At-home laboratory services provider Apex Laboratory said hackers stole some patient data during a ransomware attack that took place several months ago.
Established in 1997 and headquartered in Farmingdale, New York, Apex Laboratory provides medical testing services in the New York Metropolitan and surrounding areas. In 2007, Apex opened a South Florida location.
In a data breach notification published last week, the company announced that, on July 25, 2020, it discovered a cyberattack that resulted in systems being encrypted and becoming inaccessible.
Apex said it was able to secure its network, restore affected data, and resume operations on July 27, and claims that its investigation into the incident did not reveal evidence of unauthorized access or acquisition of patient information.
“However, on December 15, 2020, Apex learned that the hackers posted information on their blog about the attack and listed data taken that contained personal and health information for some patients,” the company revealed.

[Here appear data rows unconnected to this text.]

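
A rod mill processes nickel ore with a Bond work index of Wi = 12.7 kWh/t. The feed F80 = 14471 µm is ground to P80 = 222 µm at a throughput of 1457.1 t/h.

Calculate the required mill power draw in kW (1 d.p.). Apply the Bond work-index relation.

W = 10 Wi (1/√P80 − 1/√F80)  [Bond]
W = 10·12.7·(1/√222 − 1/√14471) = 10·12.7·(0.058803) = 7.4679 kWh/t
P_mill = W·ṁ = 7.4679·1457.1 = 10881.5 kW

P = 10881.5 kW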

While looking into the attackers’ claims, Apex discovered that the data might have been stolen from its systems between July 21 and July 25, 2020.
The medical services provider says that, for some of its patients, stolen data includes names, dates of birth, phone numbers, Social Security numbers, and test results.
“Additionally, Apex is unaware of any actual or attempted misuse of any information other than the extracting of this data as part of the cyber-attack,” the company said.
While continuing to investigate the security incident, Apex is in the process of notifying affected individuals via written mail and said it also contacted law enforcement.
While the company did not reveal information on the threat actor behind the attack, DataBreaches reports that the DoppelPaymer ransomware was used to encrypt Apex Laboratory’s systems.
DoppelPaymer operators are known for exfiltrating data from compromised environments, to pressure victims into paying the ransom.
On December 15, DoppelPaymer operators made public roughly 10,000 files they claim to have been stolen from Apex. In addition to data on hundreds of patients, employee information was also stolen in the incident, it appears.
In its data breach notification, Apex Laboratory said it “ensured that the data was removed from the hacker’s blog,” without providing further details on whether that involved paying the attackers or whether the hackers continue to be in the possession of stolen data.